Extracted Ion Chromatograms (XICs)

OpenSwathWorkflow allows for the optional output of extracted ion chromatograms (XICs) for each precursor and transition. These XICs are stored in the OpenSWATH SQLite format (.sqMass). The XICs can be used for further analysis (chromatogram feature alignment using DIAlignR or ARYCAL) or visualization of the data (using massdash).

SqMass Format (.sqMass)

You can find more information on the sqMass format and the schema from OpenMS’s documentation on SqMass File.

Parquet Format (.parquet)

PyProphet supports converting the OpenSWATH SQLite format (.sqMass) to a parquet format, for better storage. You can use the export parquet subcommand to convert the OpenSWATH SQLite format (.sqMass) to a parquet format.

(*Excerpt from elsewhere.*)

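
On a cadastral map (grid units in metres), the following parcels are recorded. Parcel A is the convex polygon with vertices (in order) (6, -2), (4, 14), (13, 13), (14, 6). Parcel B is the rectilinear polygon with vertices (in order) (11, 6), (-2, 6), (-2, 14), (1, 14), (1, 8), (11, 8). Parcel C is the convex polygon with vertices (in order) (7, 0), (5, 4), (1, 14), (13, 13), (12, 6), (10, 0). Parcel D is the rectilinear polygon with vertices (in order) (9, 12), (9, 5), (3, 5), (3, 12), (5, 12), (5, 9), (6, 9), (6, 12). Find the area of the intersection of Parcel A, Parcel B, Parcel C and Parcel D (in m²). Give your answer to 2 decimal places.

The intersection is the polygon with vertices (5,6), (4.75,8), (9,8), (9,6).
By the shoelace formula its area is 8.25.

8.25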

The Parquet schema used for the XICs is as follows:

Schema([
    ('PRECURSOR_ID', Int64),
    ('TRANSITION_ID', Int64),
    ('MODIFIED_SEQUENCE', String),
    ('PRECURSOR_CHARGE', Int64),
    ('PRODUCT_CHARGE', Int64),
    ('DETECTING_TRANSITION', Int64),
    ('PRECURSOR_DECOY', Int64),
    ('PRODUCT_DECOY', Int64),
    ('TRANSITION_ORDINAL', Int64),
    ('TRANSITION_TYPE', String),
    ('NATIVE_ID', String),
    ('RT_DATA', Binary),
    ('INTENSITY_DATA', Binary),
    ('RT_COMPRESSION', Int64),
    ('INTENSITY_COMPRESSION', Int64)
])

RT_COMPRESSION and INTENSITY_COMPRESSION are used to store the compression type for the RT and intensity data, respectively. The RT_DATA and INTENSITY_DATA are stored as binary data, which can be decompressed using the appropriate compression algorithm.

The possible values and their decoding for the compression type are as follows:

Compression Types

Value

Compression Type

0

No compression

1

zlib

2

np-linear

3

np-slof

4

np-pic

5

np-linear + zlib

6

np-slof + zlib

7

np-pic + zlib